Fiquei curioso. Quis saber por que os transeuntes passavam apressados de um lado para outro, comentando algum fato triste, aos cochichos. Os rostos de quem estavam aborrecidos com algo. Era por volta de sete horas, a noite estava apenas começando.
Perguntei a uma moça se tinha acontecido algo. Ela estava bem vestida. Sainha curta, cabelos soltos, blusinha decotada e ombros de fora. Uma menina bonita. Parecia ter uns catorze anos. Passava sozinha. Eu a chamei. Sandra já fez um ar de que não estava gostando. Acho que pensou que eu estava querendo paquerar a menina. Sinceramente, não ia ficar nada bem, para mim, com minha namorada do lado. Mas me atrevi a falar com ela assim mesmo.
A moça se chamava Adriana. Me contou que estava programado uma hora atrás, um show, em frente à praça da Igreja, de dançadores de cõco de roda. Ia ser só o começo da noite festiva. Mas o principal instrumentista, tinha sido assassinado haviam poucas horas, e o show foi cancelado. O tocador tinha sido vitimado por um bêbado, que o viu alegre e satisfeito, se preparando para a apresentação. O infeliz, por não ter nada de bom, com inveja do homem, provocou o instrumentista. Disse-lhe palavras de baixo calão. Chamou o homem até de gay, por conta dos enfeites que o embolador trajava, apropriados à apresentação do côco. Como a vítima, também não estava de toda sóbria. Já tinha tomado umas três ou quatro branquinhas, segundo uns amigos dele. Revidou. O embolador sempre foi uma pessoa tranquila, nunca teve o costume de destratar ninguém, talvez por ter sido educado pela sua arte. A cidade toda o admirava, como pessoa. Porém parece ter ficado possesso. Esculhambou o marginal, fioou muito nervoso pela surpresa de aquela figura maltrapilha e suja, sem nenhum valor que pudesse defender na sociedade, o ter desmoralizado. Foi tudo o que o bebarrão quiz, puxou de dentro das calças sujas uma faca, e desferiu vários golpes no homem. Parecia um doido, se banqueteando de sangue. Mesmo a vítima ja estando no chão sem vida, o cruel não descansou de seus atos selvagens. Só parou após ter sido agarrado por muitos homens que vieram acudir arriscando suas vidas. Mas já era tarde demais.

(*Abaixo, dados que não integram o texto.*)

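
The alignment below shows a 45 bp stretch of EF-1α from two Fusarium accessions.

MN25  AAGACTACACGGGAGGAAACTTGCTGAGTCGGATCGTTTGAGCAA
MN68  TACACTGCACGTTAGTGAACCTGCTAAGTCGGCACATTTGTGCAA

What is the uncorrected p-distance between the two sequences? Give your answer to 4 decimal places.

0.2889

Differing sites — 1:A/T; 3:G/C; 7:A/G; 12:G/T; 13:G/T; 16:G/T; 17:A/G; 21:T/C; 26:G/A; 33:A/C; 34:T/A; 36:G/A; 41:A/T.
There are 13 differences over 45 sites, so p = 13/45 = 0.2889.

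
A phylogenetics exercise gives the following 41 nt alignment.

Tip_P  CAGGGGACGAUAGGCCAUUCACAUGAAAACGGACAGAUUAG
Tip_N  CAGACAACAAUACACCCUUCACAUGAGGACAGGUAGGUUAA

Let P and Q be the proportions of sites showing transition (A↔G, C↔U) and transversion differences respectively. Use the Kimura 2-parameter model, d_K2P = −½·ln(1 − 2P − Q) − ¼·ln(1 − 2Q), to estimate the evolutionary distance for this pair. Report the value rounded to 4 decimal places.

Differing sites — 4:G/A (Ti); 5:G/C (Tv); 6:G/A (Ti); 9:G/A (Ti); 13:G/C (Tv); 14:G/A (Ti); 17:A/C (Tv); 27:A/G (Ti); 28:A/G (Ti); 31:G/A (Ti); 33:A/G (Ti); 34:C/U (Ti); 37:A/G (Ti); 41:G/A (Ti).
Of the 14 differences, 11 transitions and 3 transversions over 41 sites: P = 11/41 = 0.268293, Q = 3/41 = 0.073171.
d = −0.5·ln(0.390243) − 0.25·ln(0.853658) = −0.5·(-0.940986) − 0.25·(-0.158225) = 0.5100.

0.5100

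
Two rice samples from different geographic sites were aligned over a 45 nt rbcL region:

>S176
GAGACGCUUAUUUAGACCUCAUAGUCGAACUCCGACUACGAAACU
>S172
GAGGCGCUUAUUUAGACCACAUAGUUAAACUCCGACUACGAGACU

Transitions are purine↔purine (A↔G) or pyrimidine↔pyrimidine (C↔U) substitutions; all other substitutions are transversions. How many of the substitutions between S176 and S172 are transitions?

4

Differing sites — 4:A/G (Ti); 19:U/A (Tv); 26:C/U (Ti); 27:G/A (Ti); 42:A/G (Ti).
Of the 5 differences, 4 transitions and 1 transversion, so the answer is 4.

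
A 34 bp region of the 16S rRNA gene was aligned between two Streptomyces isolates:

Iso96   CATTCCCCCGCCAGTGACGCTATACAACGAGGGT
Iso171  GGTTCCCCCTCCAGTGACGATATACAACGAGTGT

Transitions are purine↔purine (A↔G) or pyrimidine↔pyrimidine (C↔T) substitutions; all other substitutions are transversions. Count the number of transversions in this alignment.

Differing sites — 1:C/G (Tv); 2:A/G (Ti); 10:G/T (Tv); 20:C/A (Tv); 32:G/T (Tv).
Of the 5 differences, 1 transition and 4 transversions, so the answer is 4.

4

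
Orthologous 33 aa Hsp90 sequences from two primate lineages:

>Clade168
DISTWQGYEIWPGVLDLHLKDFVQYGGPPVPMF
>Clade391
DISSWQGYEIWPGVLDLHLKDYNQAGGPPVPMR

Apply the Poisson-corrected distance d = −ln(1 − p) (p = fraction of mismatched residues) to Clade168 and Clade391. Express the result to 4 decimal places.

Differing sites — 4:T/S; 22:F/Y; 23:V/N; 25:Y/A; 33:F/R.
p = 5/33 = 0.151515.
d = −ln(1 − 0.151515) = −ln(0.848485) = 0.1643.

0.1643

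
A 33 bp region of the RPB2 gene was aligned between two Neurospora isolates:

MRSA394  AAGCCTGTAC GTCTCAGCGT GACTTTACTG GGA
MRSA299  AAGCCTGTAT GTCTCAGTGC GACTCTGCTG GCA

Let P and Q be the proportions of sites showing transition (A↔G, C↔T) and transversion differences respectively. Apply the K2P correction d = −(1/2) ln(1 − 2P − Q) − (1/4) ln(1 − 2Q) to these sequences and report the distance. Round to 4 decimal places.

0.2184

The sequences differ at positions 10 (C/T, transition), 18 (C/T, transition), 20 (T/C, transition), 25 (T/C, transition), 27 (A/G, transition), 32 (G/C, transversion).
Of the 6 differences, 5 transitions and 1 transversion over 33 sites: P = 5/33 = 0.151515, Q = 1/33 = 0.030303.
d = −0.5·ln(0.666667) − 0.25·ln(0.939394) = −0.5·(-0.405465) − 0.25·(-0.062520) = 0.2184.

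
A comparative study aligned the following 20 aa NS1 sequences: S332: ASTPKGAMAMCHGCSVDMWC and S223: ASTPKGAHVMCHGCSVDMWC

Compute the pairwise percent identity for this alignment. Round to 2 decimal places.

90.00%

The sequences differ at positions 8 (M/H), 9 (A/V).
18 of the 20 sites match, so the percent identity is 18/20 × 100 = 90.00%.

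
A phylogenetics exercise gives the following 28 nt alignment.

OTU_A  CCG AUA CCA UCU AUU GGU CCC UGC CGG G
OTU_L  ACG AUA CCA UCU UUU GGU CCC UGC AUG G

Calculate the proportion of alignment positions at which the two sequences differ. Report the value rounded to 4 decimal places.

0.1429

The sequences differ at positions 1 (C/A), 13 (A/U), 25 (C/A), 26 (G/U).
There are 4 differences over 28 sites, so p = 4/28 = 0.1429.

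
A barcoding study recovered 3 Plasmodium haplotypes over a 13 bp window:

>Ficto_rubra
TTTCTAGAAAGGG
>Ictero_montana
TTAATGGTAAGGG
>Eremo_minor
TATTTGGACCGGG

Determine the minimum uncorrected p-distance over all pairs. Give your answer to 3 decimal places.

0.308

Pairwise Hamming distances:
  Ficto_rubra vs Ictero_montana: 4
  Ficto_rubra vs Eremo_minor: 5
  Ictero_montana vs Eremo_minor: 6
The smallest is 4 mismatches, between Ficto_rubra and Ictero_montana; p = 4/13 = 0.308.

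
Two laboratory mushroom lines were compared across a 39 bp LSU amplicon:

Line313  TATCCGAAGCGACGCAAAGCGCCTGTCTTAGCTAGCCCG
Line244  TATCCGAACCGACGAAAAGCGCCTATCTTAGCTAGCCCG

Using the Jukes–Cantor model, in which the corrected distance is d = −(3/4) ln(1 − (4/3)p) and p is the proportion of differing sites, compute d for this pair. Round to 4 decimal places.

Differing sites — 9:G/C; 15:C/A; 25:G/A.
p = 3/39 = 0.076923.
d = −0.75 · ln(1 − (4/3)·0.076923) = −0.75 · ln(0.897436) = −0.75 · (-0.108213) = 0.0812.

0.0812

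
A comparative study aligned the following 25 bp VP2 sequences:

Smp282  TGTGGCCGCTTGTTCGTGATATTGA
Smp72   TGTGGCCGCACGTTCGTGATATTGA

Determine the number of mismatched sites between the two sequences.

Mismatches occur at site 10 (T↔A), site 11 (T↔C).
That gives 2 mismatches out of 25 aligned sites, so the Hamming distance is 2.

2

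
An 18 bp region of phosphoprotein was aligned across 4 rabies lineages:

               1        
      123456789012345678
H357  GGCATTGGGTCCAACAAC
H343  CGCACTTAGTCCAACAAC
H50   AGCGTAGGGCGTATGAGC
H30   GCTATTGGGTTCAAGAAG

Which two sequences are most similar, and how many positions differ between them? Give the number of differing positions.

Pairwise Hamming distances:
  H357 vs H343: 4
  H357 vs H50: 9
  H357 vs H30: 5
  H343 vs H50: 12
  H343 vs H30: 9
  H50 vs H30: 11
The smallest is 4, between H357 and H343.

4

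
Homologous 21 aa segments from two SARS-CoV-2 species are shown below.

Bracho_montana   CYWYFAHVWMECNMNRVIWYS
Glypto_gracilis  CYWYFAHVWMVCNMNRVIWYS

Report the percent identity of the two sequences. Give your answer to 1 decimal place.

95.2%

The sequences differ at position 11 (E/V).
20 of the 21 sites match, so the percent identity is 20/21 × 100 = 95.2%.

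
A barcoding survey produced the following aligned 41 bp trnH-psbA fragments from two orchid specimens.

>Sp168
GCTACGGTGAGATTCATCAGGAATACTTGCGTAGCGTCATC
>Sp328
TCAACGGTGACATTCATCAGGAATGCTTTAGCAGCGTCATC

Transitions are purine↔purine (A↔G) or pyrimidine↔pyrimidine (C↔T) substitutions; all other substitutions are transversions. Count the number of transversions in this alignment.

5

Mismatches occur at site 1 (G↔T, transversion), site 3 (T↔A, transversion), site 11 (G↔C, transversion), site 25 (A↔G, transition), site 29 (G↔T, transversion), site 30 (C↔A, transversion), site 32 (T↔C, transition).
Of the 7 differences, 2 transitions and 5 transversions, so the answer is 5.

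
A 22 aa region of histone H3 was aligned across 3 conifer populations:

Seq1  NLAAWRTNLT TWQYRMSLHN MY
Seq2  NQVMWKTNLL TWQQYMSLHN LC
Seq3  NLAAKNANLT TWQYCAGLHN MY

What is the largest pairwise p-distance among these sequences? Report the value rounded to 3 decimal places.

Pairwise Hamming distances:
  Seq1 vs Seq2: 9
  Seq1 vs Seq3: 6
  Seq2 vs Seq3: 13
The largest is 13 mismatches, between Seq2 and Seq3; p = 13/22 = 0.591.

0.591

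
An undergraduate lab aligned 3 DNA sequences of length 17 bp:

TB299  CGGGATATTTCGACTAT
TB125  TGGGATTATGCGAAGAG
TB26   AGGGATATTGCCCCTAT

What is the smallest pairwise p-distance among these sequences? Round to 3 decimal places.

0.235

Pairwise Hamming distances:
  TB299 vs TB125: 7
  TB299 vs TB26: 4
  TB125 vs TB26: 8
The smallest is 4 mismatches, between TB299 and TB26; p = 4/17 = 0.235.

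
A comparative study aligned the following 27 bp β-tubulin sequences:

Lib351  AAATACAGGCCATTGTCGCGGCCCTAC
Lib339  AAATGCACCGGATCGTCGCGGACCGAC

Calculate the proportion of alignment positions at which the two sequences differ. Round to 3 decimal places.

Mismatches occur at site 5 (A↔G), site 8 (G↔C), site 9 (G↔C), site 10 (C↔G), site 11 (C↔G), site 14 (T↔C), site 22 (C↔A), site 25 (T↔G).
There are 8 differences over 27 sites, so p = 8/27 = 0.296.

0.296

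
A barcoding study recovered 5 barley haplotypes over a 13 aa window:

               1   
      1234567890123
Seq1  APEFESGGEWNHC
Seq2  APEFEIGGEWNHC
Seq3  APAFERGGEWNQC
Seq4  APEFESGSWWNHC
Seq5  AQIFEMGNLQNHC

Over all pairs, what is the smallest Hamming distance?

Pairwise Hamming distances:
  Seq1 vs Seq2: 1
  Seq1 vs Seq3: 3
  Seq1 vs Seq4: 2
  Seq1 vs Seq5: 6
  Seq2 vs Seq3: 3
  Seq2 vs Seq4: 3
  Seq2 vs Seq5: 6
  Seq3 vs Seq4: 5
  Seq3 vs Seq5: 7
  Seq4 vs Seq5: 6
The smallest is 1, between Seq1 and Seq2.

1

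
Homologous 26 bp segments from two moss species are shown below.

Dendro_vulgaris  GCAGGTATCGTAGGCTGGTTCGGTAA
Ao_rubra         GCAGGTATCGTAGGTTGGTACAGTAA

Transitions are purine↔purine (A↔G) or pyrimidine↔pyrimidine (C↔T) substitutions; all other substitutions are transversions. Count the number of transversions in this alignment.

Differing sites — 15:C/T (Ti); 20:T/A (Tv); 22:G/A (Ti).
Of the 3 differences, 2 transitions and 1 transversion, so the answer is 1.

1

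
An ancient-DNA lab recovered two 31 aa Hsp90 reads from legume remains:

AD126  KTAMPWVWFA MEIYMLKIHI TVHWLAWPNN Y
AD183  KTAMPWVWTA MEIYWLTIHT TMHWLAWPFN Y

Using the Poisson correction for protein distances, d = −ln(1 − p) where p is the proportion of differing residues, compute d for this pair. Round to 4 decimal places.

0.2151

The sequences differ at positions 9 (F/T), 15 (M/W), 17 (K/T), 20 (I/T), 22 (V/M), 29 (N/F).
p = 6/31 = 0.193548.
d = −ln(1 − 0.193548) = −ln(0.806452) = 0.2151.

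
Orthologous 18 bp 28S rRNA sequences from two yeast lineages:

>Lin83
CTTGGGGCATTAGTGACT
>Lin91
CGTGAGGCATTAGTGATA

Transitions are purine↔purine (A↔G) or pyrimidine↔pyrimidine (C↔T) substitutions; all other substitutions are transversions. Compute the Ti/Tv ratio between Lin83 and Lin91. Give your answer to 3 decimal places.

Mismatches occur at site 2 (T→G, transversion), site 5 (G→A, transition), site 17 (C→T, transition), site 18 (T→A, transversion).
Of the 4 differences, 2 transitions and 2 transversions, so Ti/Tv = 2/2 = 1.000.

1.000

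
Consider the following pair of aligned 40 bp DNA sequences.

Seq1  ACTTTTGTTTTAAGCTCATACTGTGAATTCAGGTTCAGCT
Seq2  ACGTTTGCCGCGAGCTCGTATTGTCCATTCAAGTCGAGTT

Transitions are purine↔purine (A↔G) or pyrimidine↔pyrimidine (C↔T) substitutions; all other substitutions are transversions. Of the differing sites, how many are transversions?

5

Differing sites — 3:T/G (Tv); 8:T/C (Ti); 9:T/C (Ti); 10:T/G (Tv); 11:T/C (Ti); 12:A/G (Ti); 18:A/G (Ti); 21:C/T (Ti); 25:G/C (Tv); 26:A/C (Tv); 32:G/A (Ti); 35:T/C (Ti); 36:C/G (Tv); 39:C/T (Ti).
Of the 14 differences, 9 transitions and 5 transversions, so the answer is 5.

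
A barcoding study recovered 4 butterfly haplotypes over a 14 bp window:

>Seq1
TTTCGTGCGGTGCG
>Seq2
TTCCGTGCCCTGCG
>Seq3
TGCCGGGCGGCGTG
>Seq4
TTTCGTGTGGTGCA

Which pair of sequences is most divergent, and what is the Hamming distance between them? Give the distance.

Pairwise Hamming distances:
  Seq1 vs Seq2: 3
  Seq1 vs Seq3: 5
  Seq1 vs Seq4: 2
  Seq2 vs Seq3: 6
  Seq2 vs Seq4: 5
  Seq3 vs Seq4: 7
The largest is 7, between Seq3 and Seq4.

7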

Adriana me contou isto e foi-se. Ela não tinha a aparência de uma garota do interior, era bem desencabulada. Conversei um pouco com Sandra sobre o fato, nos levantamos, andamos um pouco pelas ruas e voltamos à nossa cidade. Desanimados também pelo acontecido. Nem sabíamos, quando fomos à Alagoa Grande passear, que ia haver um show. Mas se tívessemos ido sabendo e ido à praça da Igreja, iríamos ficar decepcionados, como as pessoas que passaram por nós, naquela noite estranha.